Le jour où tout a basculé chez Arcelor

Contrairement à ce qu'une idée préconçue de la cruauté du monde des affaires a pu faire croire dans un premier temps, Guy Dollé n'a pas fait les frais de son obstination - frisant parfois l'entêtement anti-Mittal. Au contraire. Lakshmi Mittal, bien conscient du processus "terrifiant" (selon les dires d'un proche du dossier) qui s'engage pour faire aboutir la méga-fusion, aurait bien supplié le CEO d'Arcelor de rester à son poste.

Mais ce dernier, meurtri par des mois de lutte, préférait jeter l'éponge.

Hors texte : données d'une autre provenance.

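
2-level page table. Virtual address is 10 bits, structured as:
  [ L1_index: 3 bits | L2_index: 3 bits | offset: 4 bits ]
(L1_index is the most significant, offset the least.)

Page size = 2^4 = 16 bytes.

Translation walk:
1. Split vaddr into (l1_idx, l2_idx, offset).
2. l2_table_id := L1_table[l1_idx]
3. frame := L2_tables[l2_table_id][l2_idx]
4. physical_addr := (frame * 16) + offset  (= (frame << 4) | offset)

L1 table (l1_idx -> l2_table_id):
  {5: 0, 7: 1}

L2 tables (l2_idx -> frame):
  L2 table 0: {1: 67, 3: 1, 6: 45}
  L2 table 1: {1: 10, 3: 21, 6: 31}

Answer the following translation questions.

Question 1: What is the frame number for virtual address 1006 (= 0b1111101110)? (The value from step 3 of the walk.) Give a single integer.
Answer: 31

Derivation:
vaddr = 1006: l1_idx=7, l2_idx=6
L1[7] = 1; L2[1][6] = 31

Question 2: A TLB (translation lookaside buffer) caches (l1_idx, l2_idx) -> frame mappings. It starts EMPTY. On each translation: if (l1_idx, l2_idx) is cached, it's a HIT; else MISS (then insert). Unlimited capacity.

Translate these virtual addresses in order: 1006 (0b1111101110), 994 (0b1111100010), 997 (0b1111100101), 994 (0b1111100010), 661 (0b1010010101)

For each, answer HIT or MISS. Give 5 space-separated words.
Answer: MISS HIT HIT HIT MISS

Derivation:
vaddr=1006: (7,6) not in TLB -> MISS, insert
vaddr=994: (7,6) in TLB -> HIT
vaddr=997: (7,6) in TLB -> HIT
vaddr=994: (7,6) in TLB -> HIT
vaddr=661: (5,1) not in TLB -> MISS, insert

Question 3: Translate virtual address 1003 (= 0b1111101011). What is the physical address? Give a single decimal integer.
Answer: 507

Derivation:
vaddr = 1003 = 0b1111101011
Split: l1_idx=7, l2_idx=6, offset=11
L1[7] = 1
L2[1][6] = 31
paddr = 31 * 16 + 11 = 507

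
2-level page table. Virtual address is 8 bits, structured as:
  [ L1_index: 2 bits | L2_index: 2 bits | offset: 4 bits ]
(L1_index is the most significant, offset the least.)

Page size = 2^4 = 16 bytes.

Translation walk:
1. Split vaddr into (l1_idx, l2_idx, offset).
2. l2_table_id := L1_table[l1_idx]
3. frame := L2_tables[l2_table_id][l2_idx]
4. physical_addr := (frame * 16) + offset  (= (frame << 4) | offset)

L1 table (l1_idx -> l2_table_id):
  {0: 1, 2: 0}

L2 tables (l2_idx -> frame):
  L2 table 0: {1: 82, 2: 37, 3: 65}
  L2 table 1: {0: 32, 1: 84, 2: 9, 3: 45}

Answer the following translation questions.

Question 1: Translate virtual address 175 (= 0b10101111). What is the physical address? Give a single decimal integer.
vaddr = 175 = 0b10101111
Split: l1_idx=2, l2_idx=2, offset=15
L1[2] = 0
L2[0][2] = 37
paddr = 37 * 16 + 15 = 607

Answer: 607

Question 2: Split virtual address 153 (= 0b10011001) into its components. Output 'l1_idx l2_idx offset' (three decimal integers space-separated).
vaddr = 153 = 0b10011001
  top 2 bits -> l1_idx = 2
  next 2 bits -> l2_idx = 1
  bottom 4 bits -> offset = 9

Answer: 2 1 9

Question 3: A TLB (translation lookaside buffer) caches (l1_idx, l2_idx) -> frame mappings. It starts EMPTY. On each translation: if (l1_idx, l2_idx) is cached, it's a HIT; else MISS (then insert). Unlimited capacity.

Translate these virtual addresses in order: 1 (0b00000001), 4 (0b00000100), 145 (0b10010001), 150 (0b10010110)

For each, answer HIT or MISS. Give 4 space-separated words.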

C'est l'éternel dilemme d'un chef d'entreprise qui connaît un revers: s'en aller drapé dans sa dignité ou tenter de mettre au service de l'opération son expérience, qui dans ce cas précis, est immense? La colère n'est pas bonne conseillère. Guy Dollé s'est finalement donné une semaine pour réfléchir.

C'est au conseil d'administration du 21 juin (qui a duré 9 heures, lui aussi) que tout a basculé. Les administrateurs présents ont bien senti, au ton des exposés présentant l'évolution des modèles de Mittal et d'Arcelor au fil du temps - et découvrant soudain une convergence entre ces modèles - que le vent était en train de tourner. Dès ce jour-là, chacun savait que, si Mittal faisait un petit geste financier (genre une majoration de 10% de son offre), l'affaire était "pliée", comme on dit en France. D'où l'ambiance un brin nostalgique et le sentiment de malaise qui flottaient dans l'air au fameux conseil d'administration de dimanche dernier. C'est donc Joseph Kinsch qui, jusqu'à sa prochaine retraite, restera président non exécutif du nouvel ensemble. Blessé lui aussi, notamment par le lâchage in fine des politiques luxembourgeois. Mais trop viscéralement attaché à l'Arbed (comme il dit encore parfois) pour lâcher les rênes.

A Lundi soir à Bruxelles-National. Le vol TV310 de Virgin Express pour Nice a du retard. Un véhicule du catering a endommagé le fuselage de l'avion. Prévu à 19 h 10, l'avion partira à 23 h 15, annonce le personnel; il faut attendre un avion de remplacement de retour d'Athènes. Les passagers retournent dans l'aérogare. Certains prennent le parti d'aller manger un morceau au Sheraton. Vers 22 heures, l'avion est réparé. On appelle les passagers dans l'aéroport. Mais il en manque six à l'appel. Un des passagers décrète qu'il est hors de question de les attendre et ordonne que l'avion décolle. Les bagages des manquants sont déchargés. Certains clients arrivent quand l'avion quitte le gate et se voient proposer un billet pour le lendemain (sympathique attention!). L'affaire embarrasse évidemment tout le monde. D'autant que le passager qui a décidé que l'on partait n'était autre qu'Etienne Davignon, président de SN Airholding. Et que parmi les voyageurs restés sur le tarmac figurait... un certain Aldo Vastapane.

A Devant son personnel et par communication interne, Thomas Leysen, président du conseil d'administration de VUMmedia, s'est fendu d'une explication détaillée de la nouvelle appellation du groupe de presse qui édite "De Standaard", "Het Niewsblad" et "Het Volk" notamment. Corelio, ça va s'appeler. Core comme "essentiel", Relio comme "reliable" (fiable en anglais) et lio qui évoque "link" (le lien dans l'idiome de Shakespeare). Soit dit en passant, VUMmedia montera également à 100% dans le groupe de presse namurois Medi@bel. L'Evêché de Namur a en effet décidé de se retirer après des décennies de présence dans le capital de Vers l'Avenir, longtemps considéré d'ailleurs comme la voix de Monseigneur. Voilà qui donne une nouvelle justification au changement de nom. Quand on sait les susceptibilités régionales qui peuvent avoir cours dans la capitale wallonne, on imagine que le nom VUM ne soit pas très bien perçu. VUM comme Vlaams Uitgeverij Maatschappij? Ce qui faisait un peu étroit pour un groupe qui se veut multimédia mais aussi multiculturel et national. Dans ce cas de figure, Corelio a l'extrême avantage de n'avoir aucune signification dans aucune langue. Et en plus, cela rime avec... Elio!